Around all the edges except for the ends.

I measured the difference between the crown and the kids' cabasas, and I cut a length of elastic that seemed appropriate. I then cut a section of fabric twice that length, and sewed a lengthwise seem with the fabric folded inside out. I right-sided the fabric and slipped in the elastic, pinning it at one end and squelching the fabric down to find the other end, than pinned the other end.

Next, I stuffed one end of the homemade scrunchy into the open end of the crown between the one side of the felt and the interfacing and top sewed it closed. Then I did the same thing with the other side.

I cut out some fancy stuff in felt ... you could use a printout of a letter in your favorite font ... and glued it to the finished crown. (If you want to decorate the crown with things like buttons or other decorations that require sewing, you should do this BEFORE you attach the felt to the interfacing).

Did I mention the crown is reversible?

Which side is this? Front? Back? I dunno.


The kids can decide when they dress it up with do-dads and whatsits of their own.


Crowns are fun ...

wears his crown backward

no matter how you wear one ...

how he styles it


Fairly Odd Mother said...

Oh, soooooo cute. I want to be crafty, but I have some sort of disorder that sets in about 15 minutes into any craft project. After buying every thing I need, getting started, I get. . .bored and wander away from it. I've held back from buying anything since my crochet debacle, although a sewing machine sounds fun! (stop it, stop it!)

toyfoto said...

Well ... as a non-sewing person, I'm really happy with the machine Santa brought us ... er Annabel.

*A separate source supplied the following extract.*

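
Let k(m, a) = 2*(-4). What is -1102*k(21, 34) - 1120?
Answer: 7696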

It's a Janome Sew Mini, a 3/4 sized machine, and "He" got it from Hancock Fabrics (online) for $40 (on sale).

Kelly said...

Dude. That is so cute. I totally envy the people that clearly possess a 'craft' gene. Like you.

toyfoto said...

OH ... But Kelly. That's really my point in this whole craftactular thing ... I don't have a craft gene. If I can do this, anyone can.

the mama said...

glad to see you owning your craftiness, siobhan. i mean really. you used elastic! and interfacing! and because of you i will be making these crowns before the summer. because i'm pretty sure i can now.

toyfoto said...

That makes me so happy, M. Because I'm serious, I didn't even know there was such a thing as interface until a month ago. I just thought the fabric people used for bags and accessories was thicker. Doh!